O sr. irá oficializar o seu casamento. Quem tomou a iniciativa?
A ideia partiu de mim. Já fui casado antes e, agora, estou casado de novo há três anos (com a filósofa Sílvia Feola). Vai haver uma cerimônia, uma festinha, para a assinatura. Nenhum dos dois segue uma religião. Outro dia discutíamos se sou agnóstico ou ateu. Eu sou mais ateu, porque gosto de umbanda, frequento roda de candomblé, já segui o I Ching, já recebi bênção no Gantois. E também tenho superstições.
Quais?
Carrego na bolsa uma pedra da sorte; na carteira, uma nota da sorte. Tenho um colar de Xangô. Vou ao jogo do Corinthians com a mesma camisa. Se o Corinthians está perdendo, tenho um jeito de fazê-lo reverter o placar: eu paro de ver o jogo, vou para o computador, mas a minha mulher tem de ficar no quarto vendo a tevê, sem mudar de posição. É batata, o Corinthians vira o jogo. Tem mais: sempre começo a escrever um livro ou uma peça no início do ano. Toda a história que termino tem de ter a palavra “fim”. Talvez eu seja ateu, agnóstico e tenha toque!
Em 30 anos de carreira como escritor, o universo feminino foi pouco abordado. Por quê?
Sempre me incomodou o fato de não escrever bem sobre mulheres. Eu era acusado de ser um autor machista. Mas eu tenho quatro irmãs. A minha família é matriarcal. Quem manda em casa são as mulheres, sempre mandaram. Escrevi “Feliz Ano Velho” aos 22 anos, era um moleque. E eu queria entender um pouco mais sobre as mulheres para poder conquistá-las. Foi quando comecei a escrever para o teatro, construindo muitos personagens femininos, que apareceu o prazer de escrever por meio de personagens femininos. Mas erro, não acerto muito. Eu chuto bastante.
O sr. viveu mais tempo como cadeirante do que o contrário. Como foi essa passagem?
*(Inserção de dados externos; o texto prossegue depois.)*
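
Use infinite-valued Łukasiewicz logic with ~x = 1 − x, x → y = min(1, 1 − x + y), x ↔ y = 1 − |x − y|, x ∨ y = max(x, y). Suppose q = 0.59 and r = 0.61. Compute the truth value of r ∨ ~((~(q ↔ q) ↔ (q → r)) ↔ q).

0.61

q ↔ q = 1 − |0.59 − 0.59| = 1 − 0.00 = 1.00
~(q ↔ q) = 1 − 1.00 = 0.00
q → r = min(1, 1 − 0.59 + 0.61) = min(1, 1.02) = 1.00
~(q ↔ q) ↔ (q → r) = 1 − |0.00 − 1.00| = 1 − 1.00 = 0.00
(~(q ↔ q) ↔ (q → r)) ↔ q = 1 − |0.00 − 0.59| = 1 − 0.59 = 0.41
~((~(q ↔ q) ↔ (q → r)) ↔ q) = 1 − 0.41 = 0.59
r ∨ ~((~(q ↔ q) ↔ (q → r)) ↔ q) = max(0.61, 0.59) = 0.61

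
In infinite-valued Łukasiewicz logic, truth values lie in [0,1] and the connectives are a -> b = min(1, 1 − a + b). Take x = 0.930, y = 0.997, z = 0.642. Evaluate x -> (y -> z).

0.715

y -> z = min(1, 1 − 0.997 + 0.642) = min(1, 0.645) = 0.645
x -> (y -> z) = min(1, 1 − 0.930 + 0.645) = min(1, 0.715) = 0.715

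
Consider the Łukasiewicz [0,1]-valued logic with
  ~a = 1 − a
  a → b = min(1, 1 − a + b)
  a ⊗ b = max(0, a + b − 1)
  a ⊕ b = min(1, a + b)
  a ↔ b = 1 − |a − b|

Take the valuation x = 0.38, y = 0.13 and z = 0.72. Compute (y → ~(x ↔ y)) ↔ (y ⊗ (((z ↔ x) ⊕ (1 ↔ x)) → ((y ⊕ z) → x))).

x ↔ y = 1 − |0.38 − 0.13| = 1 − 0.25 = 0.75
~(x ↔ y) = 1 − 0.75 = 0.25
y → ~(x ↔ y) = min(1, 1 − 0.13 + 0.25) = min(1, 1.12) = 1.00
z ↔ x = 1 − |0.72 − 0.38| = 1 − 0.34 = 0.66
1 ↔ x = 1 − |1.00 − 0.38| = 1 − 0.62 = 0.38
(z ↔ x) ⊕ (1 ↔ x) = min(1, 0.66 + 0.38) = min(1, 1.04) = 1.00
y ⊕ z = min(1, 0.13 + 0.72) = min(1, 0.85) = 0.85
(y ⊕ z) → x = min(1, 1 − 0.85 + 0.38) = min(1, 0.53) = 0.53
((z ↔ x) ⊕ (1 ↔ x)) → ((y ⊕ z) → x) = min(1, 1 − 1.00 + 0.53) = min(1, 0.53) = 0.53
y ⊗ (((z ↔ x) ⊕ (1 ↔ x)) → ((y ⊕ z) → x)) = max(0, 0.13 + 0.53 − 1) = max(0, -0.34) = 0.00
(y → ~(x ↔ y)) ↔ (y ⊗ (((z ↔ x) ⊕ (1 ↔ x)) → ((y ⊕ z) → x))) = 1 − |1.00 − 0.00| = 1 − 1.00 = 0.00

0.00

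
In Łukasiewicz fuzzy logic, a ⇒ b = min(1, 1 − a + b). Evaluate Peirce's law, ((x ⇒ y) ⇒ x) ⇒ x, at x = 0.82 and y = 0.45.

0.82

x ⇒ y = min(1, 1 − 0.82 + 0.45) = min(1, 0.63) = 0.63
(x ⇒ y) ⇒ x = min(1, 1 − 0.63 + 0.82) = min(1, 1.19) = 1.00
((x ⇒ y) ⇒ x) ⇒ x = min(1, 1 − 1.00 + 0.82) = min(1, 0.82) = 0.82
(The value 0.82 < 1 shows this instance is not satisfied; not a Ł∞-tautology in general.)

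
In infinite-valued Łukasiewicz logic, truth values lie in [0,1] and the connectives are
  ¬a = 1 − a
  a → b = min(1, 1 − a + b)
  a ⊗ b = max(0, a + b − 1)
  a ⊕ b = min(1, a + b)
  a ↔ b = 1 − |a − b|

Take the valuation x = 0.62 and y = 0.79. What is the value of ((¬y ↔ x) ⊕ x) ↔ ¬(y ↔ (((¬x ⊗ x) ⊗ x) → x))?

¬y = 1 − 0.79 = 0.21
¬y ↔ x = 1 − |0.21 − 0.62| = 1 − 0.41 = 0.59
(¬y ↔ x) ⊕ x = min(1, 0.59 + 0.62) = min(1, 1.21) = 1.00
¬x = 1 − 0.62 = 0.38
¬x ⊗ x = max(0, 0.38 + 0.62 − 1) = max(0, 0.00) = 0.00
(¬x ⊗ x) ⊗ x = max(0, 0.00 + 0.62 − 1) = max(0, -0.38) = 0.00
((¬x ⊗ x) ⊗ x) → x = min(1, 1 − 0.00 + 0.62) = min(1, 1.62) = 1.00
y ↔ (((¬x ⊗ x) ⊗ x) → x) = 1 − |0.79 − 1.00| = 1 − 0.21 = 0.79
¬(y ↔ (((¬x ⊗ x) ⊗ x) → x)) = 1 − 0.79 = 0.21
((¬y ↔ x) ⊕ x) ↔ ¬(y ↔ (((¬x ⊗ x) ⊗ x) → x)) = 1 − |1.00 − 0.21| = 1 − 0.79 = 0.21

0.21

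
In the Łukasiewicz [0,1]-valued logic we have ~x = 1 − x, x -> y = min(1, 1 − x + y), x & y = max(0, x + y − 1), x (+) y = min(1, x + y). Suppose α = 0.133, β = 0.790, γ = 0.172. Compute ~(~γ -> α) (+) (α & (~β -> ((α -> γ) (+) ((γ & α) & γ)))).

0.828

~γ = 1 − 0.172 = 0.828
~γ -> α = min(1, 1 − 0.828 + 0.133) = min(1, 0.305) = 0.305
~(~γ -> α) = 1 − 0.305 = 0.695
~β = 1 − 0.790 = 0.210
α -> γ = min(1, 1 − 0.133 + 0.172) = min(1, 1.039) = 1.000
γ & α = max(0, 0.172 + 0.133 − 1) = max(0, -0.695) = 0.000
(γ & α) & γ = max(0, 0.000 + 0.172 − 1) = max(0, -0.828) = 0.000
(α -> γ) (+) ((γ & α) & γ) = min(1, 1.000 + 0.000) = min(1, 1.000) = 1.000
~β -> ((α -> γ) (+) ((γ & α) & γ)) = min(1, 1 − 0.210 + 1.000) = min(1, 1.790) = 1.000
α & (~β -> ((α -> γ) (+) ((γ & α) & γ))) = max(0, 0.133 + 1.000 − 1) = max(0, 0.133) = 0.133
~(~γ -> α) (+) (α & (~β -> ((α -> γ) (+) ((γ & α) & γ)))) = min(1, 0.695 + 0.133) = min(1, 0.828) = 0.828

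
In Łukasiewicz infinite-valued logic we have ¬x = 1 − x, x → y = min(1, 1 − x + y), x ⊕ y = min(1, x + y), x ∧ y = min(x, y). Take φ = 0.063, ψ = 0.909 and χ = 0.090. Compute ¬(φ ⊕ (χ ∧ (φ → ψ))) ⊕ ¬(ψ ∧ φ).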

Vivi 33 anos como cadeirante e 20 como não cadeirante. Me acostumei rápido. Hoje, os cadeirantes se acostumam mais rápido porque a sociedade está mais preparada. Mas eu tive que militar muito. Outro dia, saí para pegar o metrô, mas acabei pegando o ônibus. Fico muito feliz que tenha o dedo da minha turma de deficientes, da minha militância, dentro dos ônibus. Estar em uma cadeira de rodas me fez ter o livro “Feliz Ano Velho” para escrever. Talvez eu nunca tivesse escrito nada se não estivesse assim.